The strip mall at Potomac Yard is a placeholder, a temporary solution to a thorny question about the relationship between density and traffic. Back in the early 1990s, candidates for City Council were on the campaign trail railing against overdevelopment. Lonnie Rich’s 1991 newspaper ad in the Gazette Packet warned of “massive commercial development” he compared to two-and-a-half Pentagons. He now says that was a mistake, and the move toward low-density development does little more than contribute to urban sprawl.

“I think we screwed it up. Badly,” admits Rich, who was the lone vote against the zoning change allowing the strip mall in 1992.

The old industrial zoning would have allowed for 18 million square feet of development. On the campaign trail in 1991, candidates for City Council said they would fight to limit development to 6 million square feet. They ended up approving 9 million square feet to fight off a proposal to build a football stadium on the site. The end result was a compromise that made nobody happy at the time. But people came around.

“After a while it became obvious this was a gold mine,” says former Mayor Bill Euille. “The scale of it wasn’t really in the original plan, but it really worked out well.”

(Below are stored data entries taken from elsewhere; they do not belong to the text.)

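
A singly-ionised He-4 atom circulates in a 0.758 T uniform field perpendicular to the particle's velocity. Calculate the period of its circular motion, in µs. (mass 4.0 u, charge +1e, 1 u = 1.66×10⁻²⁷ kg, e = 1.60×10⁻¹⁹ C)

The cyclotron period is independent of speed: T = 2πm/(qB).
T = 2π(6.64×10^-27) / [(1×1.60×10^-19)(0.758)] = 3.44×10^-7 s.

T ≈ 0.344 µs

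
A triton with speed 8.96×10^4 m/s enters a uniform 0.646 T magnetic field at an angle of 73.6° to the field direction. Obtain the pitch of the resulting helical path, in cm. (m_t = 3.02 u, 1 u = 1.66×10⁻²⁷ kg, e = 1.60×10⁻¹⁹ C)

The velocity component along B is v∥ = v cos73.6° = 2.53×10^4 m/s.
The cyclotron period T = 2πm/(qB) = 3.05×10^-7 s is set by m, q, B alone.
Pitch = v∥·T = (2.53×10^4)(3.05×10^-7) = 7.71×10^-3 m.

pitch ≈ 0.771 cm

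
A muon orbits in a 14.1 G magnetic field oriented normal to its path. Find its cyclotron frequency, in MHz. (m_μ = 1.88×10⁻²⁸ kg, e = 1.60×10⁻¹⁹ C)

f = qB/(2πm) = (1×1.60×10^-19)(1.41×10^-3) / [2π(1.88×10^-28)] = 1.91×10^5 Hz.

f ≈ 0.191 MHz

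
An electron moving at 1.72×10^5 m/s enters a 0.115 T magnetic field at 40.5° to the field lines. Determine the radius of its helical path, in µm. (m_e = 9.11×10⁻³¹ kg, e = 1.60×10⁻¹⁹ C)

r ≈ 5.53 µm

Only the perpendicular component v⊥ = v sin40.5° = 1.12×10^5 m/s is bent by the field.
r = m v⊥ /(qB) = (9.11×10^-31)(1.12×10^5) / [(1×1.60×10^-19)(0.115)] = 5.53×10^-6 m.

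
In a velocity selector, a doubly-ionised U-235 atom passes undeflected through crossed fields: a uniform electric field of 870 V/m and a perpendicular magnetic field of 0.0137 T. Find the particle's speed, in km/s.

v ≈ 63.5 km/s

For zero net force, qE = qvB, so v = E/B.
v = (870) / (0.0137) = 6.35×10^4 m/s.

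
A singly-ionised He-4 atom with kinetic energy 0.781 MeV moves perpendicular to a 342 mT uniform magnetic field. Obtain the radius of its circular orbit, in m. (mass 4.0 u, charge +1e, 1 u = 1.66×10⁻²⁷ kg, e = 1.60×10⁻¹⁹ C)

Convert the energy: K = 0.781 MeV = 1.25×10^-13 J.
v = √(2K/m) = √(2·1.25×10^-13/6.64×10^-27) = 6.14×10^6 m/s.
r = mv/(qB) = (6.64×10^-27)(6.14×10^6) / [(1×1.60×10^-19)(0.342)] = 0.744 m.

r ≈ 0.744 m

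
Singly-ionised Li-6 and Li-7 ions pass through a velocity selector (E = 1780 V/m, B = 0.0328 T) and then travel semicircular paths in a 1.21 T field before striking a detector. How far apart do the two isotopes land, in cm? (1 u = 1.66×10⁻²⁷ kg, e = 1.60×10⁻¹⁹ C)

Δd ≈ 0.0931 cm

Both emerge at v = E/B₁ = 5.43×10^4 m/s.
r = mv/(qB₂), so r₁ = 2.792×10^-3 m and r₂ = 3.257×10^-3 m, giving Δr = 4.65×10^-4 m.
After a semicircle each ion lands a diameter 2r from the entry slit, so the separation is 2Δr = 9.31×10^-4 m.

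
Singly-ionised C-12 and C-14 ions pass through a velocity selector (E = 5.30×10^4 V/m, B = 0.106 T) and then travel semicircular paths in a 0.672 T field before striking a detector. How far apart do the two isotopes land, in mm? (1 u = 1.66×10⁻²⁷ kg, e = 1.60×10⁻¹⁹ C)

Both emerge at v = E/B₁ = 5.00×10^5 m/s.
r = mv/(qB₂), so r₁ = 0.09263 m and r₂ = 0.1081 m, giving Δr = 0.0154 m.
After a semicircle each ion lands a diameter 2r from the entry slit, so the separation is 2Δr = 0.0309 m.

Δd ≈ 30.9 mm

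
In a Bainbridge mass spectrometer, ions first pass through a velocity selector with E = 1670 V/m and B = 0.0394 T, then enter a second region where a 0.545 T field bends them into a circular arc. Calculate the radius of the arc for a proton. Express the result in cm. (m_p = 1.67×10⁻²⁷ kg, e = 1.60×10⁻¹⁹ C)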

“I think we screwed it up. Badly.”

— former City Councilman Lonnie Rich

Now the placeholder is being replaced by an Innovation District, a plan city officials say will mix office space and residential units with required retail and the Virginia Tech graduate campus. Building 7W will be the first construction, and the academic campus is expected to open in the fall of 2024. That will be followed by the other buildings in Phase One, which is the movie theater and parking lot on the east of Potomac Avenue. Redeveloping the strip mall won’t happen for some time, although city officials are feeling a crunch to get this thing up and ready for the new Metro station.

“So there’s a there there when people get off the Metro,” explains Cathy Puskar, land-use attorney representing developer JBG Smith. "So that we’re creating ridership for people to get on the Metro. And, most importantly, probably for you all (City Council members), creating revenue to pay for the Metro.”